Emacs: Multiple files in one buffer?

Jason Stephenson jason at sigio.com
Thu Mar 8 22:58:15 EST 2007


aluminumsulfate at earthlink.net wrote:
> This message is addressed to all the Emacs gurus on the list...

Dunno if I'm a guru or not, but I've used GNU Emacs for 15 years and 
dabbled with X-Emacs briefly. My .emacs is only about 4K in size, but 
I've created a couple minor and major modes for various special file 
types. I'm also running the latest GNU Emacs (22.0.95) from cvs.

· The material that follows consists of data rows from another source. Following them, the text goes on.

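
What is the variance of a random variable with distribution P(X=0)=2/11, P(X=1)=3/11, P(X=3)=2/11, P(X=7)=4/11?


E[X] = 37/11, E[X^2] = 217/11
Var(X) = E[X^2] - (E[X])^2 = 217/11 - (37/11)^2 = 1018/121

1018/121


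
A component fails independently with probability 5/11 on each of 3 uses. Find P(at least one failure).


P(at least one) = 1 - P(none)
P(none) = (1 - 5/11)^3 = (6/11)^3 = 216/1331
P(at least one) = 1 - 216/1331 = 1115/1331

1115/1331


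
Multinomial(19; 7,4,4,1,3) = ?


19! = 121645100408832000
Denominator: 7!=5040 * 4!=24 * 4!=24 * 1!=1 * 3!=6
Coefficient = 121645100408832000 / 17418240 = 6983776800

6983776800


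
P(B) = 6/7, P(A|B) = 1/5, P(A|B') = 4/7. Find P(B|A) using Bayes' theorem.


P(A) = P(A|B)P(B) + P(A|B')P(B') = 1/5*6/7 + 4/7*1/7 = 62/245
P(B|A) = P(A|B)P(B)/P(A) = (6/35)/(62/245) = 21/31

21/31


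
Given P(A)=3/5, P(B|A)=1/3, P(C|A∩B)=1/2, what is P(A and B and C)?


P(A∩B∩C) = P(A) * P(B|A) * P(C|A∩B)
= 3/5 * 1/3 * 1/2
= 1/5 * 1/2 = 1/10

1/10


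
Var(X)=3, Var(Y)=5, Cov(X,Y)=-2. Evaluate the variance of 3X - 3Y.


Var(3X - 3Y) = 3^2*Var(X) + (-3)^2*Var(Y) + 2*3*(-3)*Cov(X,Y)
= 9*3 + 9*5 - 18*(-2)
= 27 + 45 + 36 = 108

108


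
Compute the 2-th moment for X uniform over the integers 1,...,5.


E[X^2] = (1/5) * sum(x^2 for x=1..5)
= 55/5 = 11

11


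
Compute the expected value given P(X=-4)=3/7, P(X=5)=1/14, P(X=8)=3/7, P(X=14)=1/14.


E[X] = sum(x * P(x))
= -4*3/7 + 5*1/14 + 8*3/7 + 14*1/14
= 43/14

43/14


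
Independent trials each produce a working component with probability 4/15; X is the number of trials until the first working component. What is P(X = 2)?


P(X=2) = (1-p)^1 * p = (11/15)^1 * 4/15
= 11/15 * 4/15 = 44/225

44/225


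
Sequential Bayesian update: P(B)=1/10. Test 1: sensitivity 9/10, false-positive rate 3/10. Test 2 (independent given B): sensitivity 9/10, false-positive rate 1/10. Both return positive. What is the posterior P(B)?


After test 1: P(+) = 9/10*1/10 + 3/10*9/10 = 9/25
P(B|+) = (9/100)/(9/25) = 1/4
After test 2 (use post1 as new prior): P(+) = 9/10*1/4 + 1/10*3/4 = 3/10
P(B|+,+) = (9/40)/(3/10) = 3/4

3/4


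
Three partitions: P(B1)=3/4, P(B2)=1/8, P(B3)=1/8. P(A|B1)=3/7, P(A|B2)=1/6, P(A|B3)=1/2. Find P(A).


P(A) = P(A|B1)P(B1) + P(A|B2)P(B2) + P(A|B3)P(B3)
= 3/7*3/4 + 1/6*1/8 + 1/2*1/8
= 9/28 + 1/48 + 1/16 = 17/42

17/42


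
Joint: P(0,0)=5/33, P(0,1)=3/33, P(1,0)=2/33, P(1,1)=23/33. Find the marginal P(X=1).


P(X=1) = P(1,0)+P(1,1) = 2/33 + 23/33 = 25/33

25/33


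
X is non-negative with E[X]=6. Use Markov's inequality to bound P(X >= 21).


Markov: P(X >= a) <= E[X]/a
P(X >= 21) <= 6/21 = 2/7

2/7


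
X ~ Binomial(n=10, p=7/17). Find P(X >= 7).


P(X>=7) = P(X=7) + P(X=8) + P(X=9) + P(X=10)
= 98825160000/2015993900449 + 25941604500/2015993900449 + 4035360700/2015993900449 + 282475249/2015993900449
= 129084600449/2015993900449

129084600449/2015993900449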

> I have a vague sort-of-almost memory of having read something about a
> major mode which will let you edit multiple files in a single buffer.
> I wondered how that could work, how emacs could know which part of the
> buffer belonged to which file, but I didn't think it was useful
> (indeed, I deemed it dangerous) at the time.

Closest thing to what you describe that I have heard of is 
HtmlModeDeluxe (http://www.emacswiki.org/cgi-bin/emacs/HtmlModeDeluxe). 
It allows you to run multiple major modes at once on different regions 
of a buffer, so that the different PHP, HTML and CSS sections have 
proper highlighting. However, all of those regions in the buffer come 
from one file.

I'm not sure that you could make different regions of a buffer point 
explicitly to different files. My experience with Emacs suggests that 
the notion of a buffer is very tightly integrated with the file system's 
understanding of a file.

That said, you can actually load multiple files into a single buffer, 
but the default save commands will save the entire buffer as a single 
file unless you have severely hacked the file save hooks for your 
current mode and have some clearly defined markers that Emacs could use 
to split the data apart. You'd also need some way to preserve the file 
names so that your mode would know how to save the various sections. 
Essentially, your buffer data would need to have some kind of structure 
to it, and your editing mode would need to enforce that structure in 
some way, most likely through custom navigation commands. Even if you 
were just editing free-form plain text files, your buffer would need 
special lines that would tell the file save hook where a new file begins 
and what that file's name is.

Generally, when I've needed to edit multiple files sort of 
simultaneously I've simply opened the various files and split the window 
however many times are necessary for portions of each buffer to show.